I did this exact method on my last... 8 clones. All of them were taken from a flowering plant, and pulled through and rooted in 1-3 days. The picture I posted above was the day after I prepared the cutting. They all have gone through this same process- day one they look dry and pasty going in, next day the 'scab' is more smooth and moist, and is covered in bumps. Then roots from almost all of the bumps. I had to trim roots off of some of these clones because they were popping out all the way up to the neoprene collar.
And as far as humidity and stuff- I don't use a dome, and I've just been spraying them with water a few times a day, especially if they're wilting. Also some of them were wilting a little longer and i noticed the paste on the stem was still reallly reallly thick. So I'd just also lightly spray the stems to get em soaked, but not enough to really force much of the paste off. I feel like it only needs a few days on there and hinders water uptake a bit, so if stays longer i start to wash it off.

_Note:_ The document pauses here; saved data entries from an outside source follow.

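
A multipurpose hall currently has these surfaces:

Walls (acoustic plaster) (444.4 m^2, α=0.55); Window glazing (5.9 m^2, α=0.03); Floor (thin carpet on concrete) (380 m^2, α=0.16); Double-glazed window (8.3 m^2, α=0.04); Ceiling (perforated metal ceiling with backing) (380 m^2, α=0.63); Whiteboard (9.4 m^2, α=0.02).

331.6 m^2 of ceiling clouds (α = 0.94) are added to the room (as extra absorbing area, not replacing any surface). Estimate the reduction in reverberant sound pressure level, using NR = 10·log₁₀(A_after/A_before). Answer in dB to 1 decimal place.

A_before = Σ Sᵢαᵢ = 444.4×0.55 + 5.9×0.03 + 380×0.16 + 8.3×0.04 + 380×0.63 + 9.4×0.02 = 545.317 sabins.
Added absorption = 331.6 × 0.94 = 311.704 sabins.
New total A_after = 857.021 sabins.
Reduction = 10 log₁₀(A_after/A_before) = 10 log₁₀(1.5716) = 2.0 dB.

2.0 dB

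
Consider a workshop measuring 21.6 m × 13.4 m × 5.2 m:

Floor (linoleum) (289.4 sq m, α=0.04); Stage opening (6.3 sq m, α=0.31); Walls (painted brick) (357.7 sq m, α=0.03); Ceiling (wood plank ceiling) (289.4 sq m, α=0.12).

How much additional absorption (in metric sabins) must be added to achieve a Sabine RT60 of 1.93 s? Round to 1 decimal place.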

I'm guessing the presence of active Mycorrhizae and rooting hormone LITERALLY PACKED INTO THE OPEN WOUND OF A PLANT seems to work really well to stimulate root growth. Granted Mychs can't really live outside of the root zone, they are however physically kept near the plant via the paste, and the paste is mostly hydrated with 'plant blood' . The endo-mychs also have a VIP pass to the new root tissue. I imagine while the stem is covered with fledgling root tissue, the symbiotic process can probably start happening, especially with the paste keeping the spores physically close for so long. The other stuff in the GW probably helps to ward off pathogenic life in the open wound. I really don't even clean the blades i use for this. I can at least confirm that it hasn't hindered my process lol. I went from damn near 0% success to 100% (close to all the clones were from the same 2 plants also).